It’s all about the crab flavor shining in this dish, and the other components help it glow by supporting the crab, not overshadowing it. Our middlins are cooked to imbibe lemon flavors and then more lemon is added to the dish. These are combined with Madeira for flavor and sweetness and some cheeses that help coddle the rich crab taste.
¾ cup Original Mississippi Middlins or Missimati Middlins White Rice Grits
1 tbsp butter
1¼ cup water
Juice of 1 lemon
1 bay leaf
1½ tsp tarragon, finely chopped
1 stalk lemongrass, beaten
For the dip
1 pound crab meat
½ cup red bell pepper, diced
1 shallot, finely diced
8 scallions, finely chopped (about ½ cup)
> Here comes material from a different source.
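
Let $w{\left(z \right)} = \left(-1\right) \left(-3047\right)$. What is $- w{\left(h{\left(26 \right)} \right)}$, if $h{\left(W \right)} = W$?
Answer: $-3047$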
2 celery ribs, split lengthwise and finely diced (about ½ cup)
1 tbsp coriander, freshly ground
1 tsp prepared horseradish
2 tbsp lemon peel
Juice of 1 lemon (about ¼ cup)
¼ cup Madeira
¼ tsp cayenne, ground
2 tsp celery salt
8 ounces cream cheese, softened
1½ cup Fontina, Asiago, Gruyere (choice), shredded
1 cup mayonnaise (homemade, Dukes, or Blue Plate)
Two Brooks Farm Roasted Rice, for topping (see our website for recipe), optional
Preheat oven to 300 degrees Fahrenheit.
Prepare the rice. In medium pan, melt butter and add rice. Swirl in pan to coat kernels with fat. Add tarragon, lemon juice, water, and push lemongrass and bay leaf down in rice. Bring to boil, cover with tight fitting lid, turn burner down to simmer, and cook 10 minutes. At this point check for doneness and if done, remove lemongrass and bay leaf for discard, stir once with fork, and set aside. This will produce about 2 cups of grits.
For the dip. Combine all other remaining ingredients except crab meat and roasted rice and blend well. When rice grits are cool, ensure they are clump free by lightly stirring with fork. Add them and crab meat to other ingredients and blend well. Apply cooking spray or oil to a 9 inch round or square oven proof dish, and fill with dip. Garnish with roasted rice, if preferred. Bake for 40 minutes, or until warmed through. Serve with pita or bagel chips, or crackers of choice. Enjoy!